The public in many countries think that automation will lead to ‘significant' job losses and are doubtful about the technology's impact on efficiency and output, according to a survey by the Pew Research Center.
Greece tops the chart, with 91 per cent of the population believing that automation will ‘definitely' or ‘probably' replace many jobs currently done by humans in the next 50 years. Japan (89 per cent) and Canada (84 per cent) came next, although most of those respondents thought that it was ‘probably' likely. After Greece (52 per cent), the ‘definitely' countries were South Africa (45 per cent) and Argentina (40 per cent).
Last month we covered the news, from Skybox Security, that companies in EMEA are among the most wary of automation.
Some countries are already adopting process automation in a big way. South Korea has more than 600 installed robots for every 10,000 human workers in the manufacturing industry - the world's largest user of robotics.
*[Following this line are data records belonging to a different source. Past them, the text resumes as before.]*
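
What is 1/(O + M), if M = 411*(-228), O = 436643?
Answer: 1/342935 ≈ 2.9160e-6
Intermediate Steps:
M = -93708
1/(O + M) = 1/(436643 - 93708) = 1/342935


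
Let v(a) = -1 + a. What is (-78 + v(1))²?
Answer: 6084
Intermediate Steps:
(-78 + v(1))² = (-78 + (-1 + 1))² = (-78 + 0)² = (-78)² = 6084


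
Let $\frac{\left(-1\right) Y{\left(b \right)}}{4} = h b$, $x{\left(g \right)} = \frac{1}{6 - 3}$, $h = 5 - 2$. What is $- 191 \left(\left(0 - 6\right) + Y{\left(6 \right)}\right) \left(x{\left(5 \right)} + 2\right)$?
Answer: $34762$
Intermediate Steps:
$h = 3$
$x{\left(g \right)} = \frac{1}{3}$
$Y{\left(b \right)} = - 12 b$ ($Y{\left(b \right)} = - 4 \cdot 3 b = - 12 b$)
$- 191 \left(\left(0 - 6\right) + Y{\left(6 \right)}\right) \left(x{\left(5 \right)} + 2\right) = - 191 \left(\left(0 - 6\right) - 72\right) \left(\frac{1}{3} + 2\right) = - 191 \left(\left(0 - 6\right) - 72\right) \frac{7}{3} = - 191 \left(-6 - 72\right) \frac{7}{3} = - 191 \left(\left(-78\right) \frac{7}{3}\right) = \left(-191\right) \left(-182\right) = 34762$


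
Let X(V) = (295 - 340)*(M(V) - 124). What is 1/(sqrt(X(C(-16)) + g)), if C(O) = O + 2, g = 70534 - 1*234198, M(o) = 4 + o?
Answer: -I*sqrt(157634)/157634 ≈ -0.0025187*I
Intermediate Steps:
g = -163664 (g = 70534 - 234198 = -163664)
C(O) = 2 + O
X(V) = 5400 - 45*V (X(V) = (295 - 340)*((4 + V) - 124) = -45*(-120 + V) = 5400 - 45*V)
1/(sqrt(X(C(-16)) + g)) = 1/(sqrt((5400 - 45*(2 - 16)) - 163664)) = 1/(sqrt((5400 - 45*(-14)) - 163664)) = 1/(sqrt((5400 + 630) - 163664)) = 1/(sqrt(6030 - 163664)) = 1/(sqrt(-157634)) = 1/(I*sqrt(157634)) = -I*sqrt(157634)/157634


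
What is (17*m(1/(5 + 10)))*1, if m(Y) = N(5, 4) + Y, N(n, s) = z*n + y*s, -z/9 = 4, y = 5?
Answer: -40783/15 ≈ -2718.9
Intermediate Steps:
z = -36 (z = -9*4 = -36)
N(n, s) = -36*n + 5*s
m(Y) = -160 + Y (m(Y) = (-36*5 + 5*4) + Y = (-180 + 20) + Y = -160 + Y)
(17*m(1/(5 + 10)))*1 = (17*(-160 + 1/(5 + 10)))*1 = (17*(-160 + 1/15))*1 = (17*(-2399/15))*1 = -40783/15*1 = -40783/15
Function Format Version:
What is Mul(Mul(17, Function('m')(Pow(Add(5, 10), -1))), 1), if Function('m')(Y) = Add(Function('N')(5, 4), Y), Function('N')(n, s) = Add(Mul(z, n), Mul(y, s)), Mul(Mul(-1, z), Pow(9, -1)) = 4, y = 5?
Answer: Rational(-40783, 15) ≈ -2718.9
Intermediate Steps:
z = -36 (z = Mul(-9, 4) = -36)
Function('N')(n, s) = Add(Mul(-36, n), Mul(5, s))
Function('m')(Y) = Add(-160, Y) (Function('m')(Y) = Add(Add(Mul(-36, 5), Mul(5, 4)), Y) = Add(Add(-180, 20), Y) = Add(-160, Y))
Mul(Mul(17, Function('m')(Pow(Add(5, 10), -1))), 1) = Mul(Mul(17, Add(-160, Pow(Add(5, 10), -1))), 1) = Mul(Mul(17, Add(-160, Pow(15, -1))), 1) = Mul(Mul(17, Add(-160, Rational(1, 15))), 1) = Mul(Mul(17, Rational(-2399, 15)), 1) = Mul(Rational(-40783, 15), 1) = Rational(-40783, 15)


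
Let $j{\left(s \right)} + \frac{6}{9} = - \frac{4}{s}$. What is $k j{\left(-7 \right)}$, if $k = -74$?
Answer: $\frac{148}{21} \approx 7.0476$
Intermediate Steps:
$j{\left(s \right)} = - \frac{2}{3} - \frac{4}{s}$
$k j{\left(-7 \right)} = - 74 \left(- \frac{2}{3} - \frac{4}{-7}\right) = - 74 \left(- \frac{2}{3} - - \frac{4}{7}\right) = - 74 \left(- \frac{2}{3} + \frac{4}{7}\right) = \left(-74\right) \left(- \frac{2}{21}\right) = \frac{148}{21}$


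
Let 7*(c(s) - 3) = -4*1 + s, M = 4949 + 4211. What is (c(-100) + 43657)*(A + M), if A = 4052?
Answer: 4036477392/7 ≈ 5.7664e+8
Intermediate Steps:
M = 9160
c(s) = 17/7 + s/7 (c(s) = 3 + (-4*1 + s)/7 = 3 + (-4 + s)/7 = 3 + (-4/7 + s/7) = 17/7 + s/7)
(c(-100) + 43657)*(A + M) = ((17/7 + (1/7)*(-100)) + 43657)*(4052 + 9160) = ((17/7 - 100/7) + 43657)*13212 = (-83/7 + 43657)*13212 = (305516/7)*13212 = 4036477392/7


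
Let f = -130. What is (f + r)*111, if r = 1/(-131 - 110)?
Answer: -3477741/241 ≈ -14430.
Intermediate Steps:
r = -1/241 (r = 1/(-241) = -1/241 ≈ -0.0041494)
(f + r)*111 = (-130 - 1/241)*111 = -31331/241*111 = -3477741/241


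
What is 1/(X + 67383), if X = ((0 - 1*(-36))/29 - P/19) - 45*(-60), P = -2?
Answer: 551/38616475 ≈ 1.4269e-5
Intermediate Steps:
X = 1488442/551 (X = ((0 - 1*(-36))/29 - 1*(-2)/19) - 45*(-60) = ((0 + 36)*(1/29) + 2*(1/19)) + 2700 = (36*(1/29) + 2/19) + 2700 = (36/29 + 2/19) + 2700 = 742/551 + 2700 = 1488442/551 ≈ 2701.3)
1/(X + 67383) = 1/(1488442/551 + 67383) = 1/(38616475/551) = 551/38616475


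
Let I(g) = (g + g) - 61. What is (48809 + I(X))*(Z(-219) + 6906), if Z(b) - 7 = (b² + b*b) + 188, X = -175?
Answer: 4986107154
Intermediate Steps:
Z(b) = 195 + 2*b² (Z(b) = 7 + ((b² + b*b) + 188) = 7 + ((b² + b²) + 188) = 7 + (2*b² + 188) = 7 + (188 + 2*b²) = 195 + 2*b²)
I(g) = -61 + 2*g (I(g) = 2*g - 61 = -61 + 2*g)
(48809 + I(X))*(Z(-219) + 6906) = (48809 + (-61 + 2*(-175)))*((195 + 2*(-219)²) + 6906) = (48809 + (-61 - 350))*((195 + 2*47961) + 6906) = (48809 - 411)*((195 + 95922) + 6906) = 48398*(96117 + 6906) = 48398*103023 = 4986107154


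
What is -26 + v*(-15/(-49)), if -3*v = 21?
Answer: -197/7 ≈ -28.143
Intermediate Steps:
v = -7 (v = -⅓*21 = -7)
-26 + v*(-15/(-49)) = -26 - (-105)/(-49) = -26 - (-105)*(-1)/49 = -26 - 7*15/49 = -26 - 15/7 = -197/7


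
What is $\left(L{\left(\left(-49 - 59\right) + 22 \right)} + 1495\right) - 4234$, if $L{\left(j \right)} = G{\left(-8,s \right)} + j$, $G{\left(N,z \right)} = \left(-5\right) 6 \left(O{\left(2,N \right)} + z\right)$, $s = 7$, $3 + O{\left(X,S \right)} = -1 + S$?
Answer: $-2675$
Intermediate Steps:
$O{\left(X,S \right)} = -4 + S$ ($O{\left(X,S \right)} = -3 + \left(-1 + S\right) = -4 + S$)
$G{\left(N,z \right)} = 120 - 30 N - 30 z$ ($G{\left(N,z \right)} = \left(-5\right) 6 \left(\left(-4 + N\right) + z\right) = - 30 \left(-4 + N + z\right) = 120 - 30 N - 30 z$)
$L{\left(j \right)} = 150 + j$ ($L{\left(j \right)} = \left(120 - -240 - 210\right) + j = \left(120 + 240 - 210\right) + j = 150 + j$)
$\left(L{\left(\left(-49 - 59\right) + 22 \right)} + 1495\right) - 4234 = \left(\left(150 + \left(\left(-49 - 59\right) + 22\right)\right) + 1495\right) - 4234 = \left(\left(150 + \left(-108 + 22\right)\right) + 1495\right) - 4234 = \left(\left(150 - 86\right) + 1495\right) - 4234 = \left(64 + 1495\right) - 4234 = 1559 - 4234 = -2675$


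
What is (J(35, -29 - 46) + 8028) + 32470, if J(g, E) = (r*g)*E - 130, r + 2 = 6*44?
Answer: -647382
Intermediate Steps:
r = 262 (r = -2 + 6*44 = -2 + 264 = 262)
J(g, E) = -130 + 262*E*g (J(g, E) = (262*g)*E - 130 = 262*E*g - 130 = -130 + 262*E*g)
(J(35, -29 - 46) + 8028) + 32470 = ((-130 + 262*(-29 - 46)*35) + 8028) + 32470 = ((-130 + 262*(-75)*35) + 8028) + 32470 = ((-130 - 687750) + 8028) + 32470 = (-687880 + 8028) + 32470 = -679852 + 32470 = -647382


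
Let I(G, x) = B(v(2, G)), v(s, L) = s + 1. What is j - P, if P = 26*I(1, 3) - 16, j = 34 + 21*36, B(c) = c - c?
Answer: 806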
Japan and the USA have more than 300 and 200 per 10,000, respectively.
The USA was the country where people were most sceptical about robots replacing humans: only 15 per cent thought it ‘definitely' likely.
Profit maximisation and labour costs are helping to drive the adoption of automation. After the significant initial cost, Pew says that robots cost only around $4 an hour to run, compared to $49 for a human in Germany or $36 in the USA.
The majority of people in each country surveyed believe that workers will be worse off and that inequality will escalate (more than 70 per cent in all countries apart from Italy and Poland) in line with automation adoption.
Few people expect technological advances to create new, better-paying roles: only Canada came close to half of the population believing this (47 per cent). In other countries, only around a third of respondents shared this belief.
People who are pessimistic about the current state of the economy were also found to be more likely to have a negative view of automation.
Respondents feel that it is up to government, schools and individuals to ensure that the workforce is prepared for automation. Only in the USA, where personal responsibility is given great weight, did less than half of the population (35 per cent) think that the government should be involved. Conversely, respondents in the USA share the highest belief (72 per cent) - with Argentina - that it is up to individuals to prepare themselves.